Последний август

Петро Немировський

Сторінка 4 з 13

Р-раз, р-раз!

У бабы Маруси — один серьезный недостаток: мокрая тряпка, которой она может проехаться по спине, если рвать ягоды с забора. Но иногда она сама дает мне вишни или сливы. Непонятно, зачем бабе Марусе такой злющий Полкан? Не пес — чудовище.

Еще у нее есть шлемофон из черной плотной материи, с выпуклыми ромбиками, наушниками и ремешком. За этот шлемофон я готов отдать все на свете. Однажды баба Маруся подозвала меня и дала его примерить. Жалко, что Аллочка не видела. Правда, шлемофон оказался немного великоват, таких голов, как моя, вместилось бы две или три. Все равно в этом шлемофоне я сразу стал большим и смелым. Как танкист Шолуденко, фотографию которого я видел в Парке Славы. Папа повел меня туда в День Победы.

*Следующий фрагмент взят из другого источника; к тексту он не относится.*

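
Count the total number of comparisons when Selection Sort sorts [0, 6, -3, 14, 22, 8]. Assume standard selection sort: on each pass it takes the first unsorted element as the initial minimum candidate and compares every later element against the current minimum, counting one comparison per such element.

Pass 1: scan indices 1..5 for the minimum = 5 comparison(s); min is -3, place at index 0 -> [-3, 6, 0, 14, 22, 8]
Pass 2: scan indices 2..5 for the minimum = 4 comparison(s); min is 0, place at index 1 -> [-3, 0, 6, 14, 22, 8]
Pass 3: scan indices 3..5 for the minimum = 3 comparison(s); min is 6, place at index 2 -> [-3, 0, 6, 14, 22, 8]
Pass 4: scan indices 4..5 for the minimum = 2 comparison(s); min is 8, place at index 3 -> [-3, 0, 6, 8, 22, 14]
Pass 5: scan indices 5..5 for the minimum = 1 comparison(s); min is 14, place at index 4 -> [-3, 0, 6, 8, 14, 22]
Selection sort always scans the whole unsorted suffix, so the count is (n-1) + (n-2) + ... + 1 = n(n-1)/2 = 6*5/2 = 15 regardless of the input order.
Total comparisons: 5 + 4 + 3 + 2 + 1 = 15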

…В длинной, широкой аллее, возле одной могильной плиты толпились взрослые. Там со снимка в рамочке улыбался парень в шлемофоне. Папа сказал, что этот танкист первым на своем танке ворвался в Киев, когда гитлеровцы драпали. Тогда я решил: вырасту — тоже стану танкистом и, если понадобится, освобожу Киев от всех фашистов. А их в Киеве, чует сердце, еще хватает..!.. Затем мы подошли к высоченному, уходящему пикой в небо памятнику. Над горою принесенных цветов дрожал воздух, раскаленный от пламени. Монетки, звонко ударяясь о прутья металлической решетки, падали вниз, туда, где горел вечный огонь. Протиснувшись, папа стал читать на стеле высеченные имена погибших воинов. А я играл ремешком его часов. Но вскоре потянул его за руку — пора, мол, уходить, а то раскупят все мороженое. Когда мы возвращались домой и кончик моего языка едва поспевал слизывать падающие белые капли, папа как-то странно взглянул на меня и сказал:

— Тебя назвали Игорем в честь моего отца. Его тоже звали Игорем. Игорь Исаакович Баталин. Мой отец погиб на войне, защищая Киев. Теперь ты, сынок, — продолжатель нашего рода.

Я на миг замер. Сердце наполнилось гордостью за деда-героя. Но — продолжатель нашего рода? Ничего себе...

***

— О, ты глянь, алкаш проснулся, — громко сказала баба Маруся.

В дверях показался папа Аллочки — нечесаный, хмурый.

— Здорово, Васек, — приветствовал его дядя Митя. — Ну, ты вчера выдал джаз. Доиграешься — загребут в мусарню. Как голова-то? Может, ополстаканимся?

— Хорошо бы…

— А шоб вас, гадов, пересажали, — проворчала баба Маруся, снимая с крюка ведро.

— Слышь, ведьма, чем ворчать, дала бы лучше пару соленых огурцов, — сказал ей дядя Митя.

— Гони гривенник.

— Гривенник? С рабочего человека? Васек, мелочь есть?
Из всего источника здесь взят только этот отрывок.